My sister-in-law lost their mom last Sunday. I’m not sure how old she was but what I’m sure of is that she’s more than 80 years old. She was fondly called Lola Inay. She has been sick for sometime now due to her old age. She was hospitalized last December. They all thought she would be gone few days after she was brought out of the hospital. My sister-in-law and her siblings opted not to have her operated and requested that they bring her home and just do home care. I was secretly praying for lola inay to not go in December because I thought it was sad having a wake on Christmas, or January, because it would be too much for my brother to have 2 death anniversaries in January, 1 for our father, and for his mother-in-law. And she held on, until last Sunday, which also happens to be my nephew’s birthday. While it would be weird in the coming years, I at least hope that my nephew would take it as a reminder that he should always celebrate life, the way her lola did.

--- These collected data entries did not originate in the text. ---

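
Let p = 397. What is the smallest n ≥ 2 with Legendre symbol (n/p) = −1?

(2/397) = −1, so 2 is the smallest positive non-residue mod 397.

2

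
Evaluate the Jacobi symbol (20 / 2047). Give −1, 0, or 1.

Pull out 2^2: since 2047 ≡ 7 (mod 8), (2/2047) = +1, so (2/2047)^2 = +1.
Reciprocity: 5 ≡ 1 and 2047 ≡ 3 (mod 4), so (5/2047) = +(2047/5).
Reduce top mod 5: now compute (2/5).
Pull out 2: since 5 ≡ 5 (mod 8), (2/5) = -1.
Reached (1/5) = 1. Collecting the sign flips along the way, the symbol is -1.

-1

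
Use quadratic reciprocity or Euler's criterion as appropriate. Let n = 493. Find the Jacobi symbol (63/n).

Reciprocity: 63 ≡ 3 and 493 ≡ 1 (mod 4), so (63/493) = +(493/63).
Reduce top mod 63: now compute (52/63).
Pull out 2^2: since 63 ≡ 7 (mod 8), (2/63) = +1, so (2/63)^2 = +1.
Reciprocity: 13 ≡ 1 and 63 ≡ 3 (mod 4), so (13/63) = +(63/13).
Reduce top mod 13: now compute (11/13).
Reciprocity: 11 ≡ 3 and 13 ≡ 1 (mod 4), so (11/13) = +(13/11).
Reduce top mod 11: now compute (2/11).
Pull out 2: since 11 ≡ 3 (mod 8), (2/11) = -1.
Reached (1/11) = 1. Collecting the sign flips along the way, the symbol is -1.

-1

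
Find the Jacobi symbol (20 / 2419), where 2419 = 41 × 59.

1

Pull out 2^2: since 2419 ≡ 3 (mod 8), (2/2419) = -1, so (2/2419)^2 = +1.
Reciprocity: 5 ≡ 1 and 2419 ≡ 3 (mod 4), so (5/2419) = +(2419/5).
Reduce top mod 5: now compute (4/5).
Pull out 2^2: since 5 ≡ 5 (mod 8), (2/5) = -1, so (2/5)^2 = +1.
Reached (1/5) = 1. Collecting the sign flips along the way, the symbol is +1.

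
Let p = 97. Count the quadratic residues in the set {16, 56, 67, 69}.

1

(16/97) = +1 → QR.
(56/97) = -1 → non-residue.
(67/97) = -1 → non-residue.
(69/97) = -1 → non-residue.
Total quadratic residues among the 4: 1.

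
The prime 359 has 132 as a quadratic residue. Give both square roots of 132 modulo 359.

Since 359 ≡ 3 (mod 4), a square root of 132 is 132^((359+1)/4) = 132^90 mod 359.
Repeated squaring: 132^2≡192, 132^4≡246, 132^8≡204, 132^16≡331, 132^32≡66, 132^64≡48 (mod 359).
132^90 = 132^(64+16+8+2) ≡ 173 (mod 359).
Check: 173² = 29929 ≡ 132 (mod 359). The two roots are 173 and 186.

173, 186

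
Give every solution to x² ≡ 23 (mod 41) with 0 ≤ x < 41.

41 ≡ 1 (mod 4), so we find a root by search.
Trying successive values, 8² = 64 ≡ 23 (mod 41). The other root is 41 − 8 = 33.

8, 33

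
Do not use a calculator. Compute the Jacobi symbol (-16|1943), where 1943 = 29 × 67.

First reduce: -16 ≡ 1927 (mod 1943).
Reciprocity: 1927 ≡ 3 and 1943 ≡ 3 (mod 4), so (1927/1943) = −(1943/1927).
Reduce top mod 1927: now compute (16/1927).
Pull out 2^4: since 1927 ≡ 7 (mod 8), (2/1927) = +1, so (2/1927)^4 = +1.
Reached (1/1927) = 1. Collecting the sign flips along the way, the symbol is -1.

-1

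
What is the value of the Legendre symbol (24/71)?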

I don’t know how my brother is holding up, with loses in such a short interval. She has been his second mom for more than 20 years. She treated him as her own son. When we visited them last December, he said that they were ready. He even had the guts to kid me that I might just be the one last visitor that lola inay was waiting for before she says goodbye. Nangilabot ako don, ang adik ni kuya. Buti na lang hindi hahaha. But then again, as with all loses, I know it will be hard, especially at the beginning. But I also know, that in time, they will be able to find their new normal.

Dear Lola Inay,

Nakakalungkot man po ang inyong tuluyang pamamaalam, mainam na rin po at tapos na ang iyong paghihirap. Ika nga nila, no more pain.

Salamat po sa lahat-lahat. Salamat sa pagtanggap sa kuya ko at pagturing sa kanya bilang tunay mong anak. Salamat sa pagkupkop at pag-aaruga sa akin nung mga unang buwan ng pagtatrabaho ko sa Manila at nakitira pansamantala sa inyo. Sobrang malaking tulong po yun. Kung wala po siguro kayong pwede kong pakituluyan noon, siguro hindi ako naglakas loob na sumama noon sa mga kaibigan ko para maghanap ng trabaho sa Manila. Kaya salamat po talaga.

Salamat din sa pangungulit sa akin na mag-asawa na ako hahaha. Para ka ring si Mama. Minsan ata na-eenjoy ko masyado ang pagiging single. Pero napapa-isip ako tuwing kinukulit nyo ako hehehe. Salamat na rin po sa pagreto sa pamangkin nyo. Yun nga lang, pasensya na po at hindi tumibok hehehehe. Pero tumibok naman po para sa iba hahaha.

Salamat at ngumiti ka nung dumalaw ako sa inyo noong Disyembre. Natutuwa po akong makita kayong masaya pa rin kahit hirap na hirap na kayo noon. Bilib na bilib po ako sa katatagan ninyo. Sana ikinatuwa mo po ang ibinalita ko sa iyo.

Tulad ng hiling ng isa nyo pong apo, pakitulungan po sila upang maintindihan at matanggap ang iyong paglisan.

Maligayang paglalakbay tungo sa kaharian ng Poong Maykapal. Paki-kamusta na rin po ako kina Mama at Daddy. Pakibulong na rin po sa kanila ang ibinulong ko nung huli kitang dinalaw hehehe.

Dadalawin ko po kayo sa Sabado at makikihatid na rin sa inyong himlayan. Kita-kits. Mahal ko po kayo at salamat po uli sa lahat lahat. Hanggang sa muling pagkikita, maraming-maraming taon pa mula ngayon hehe.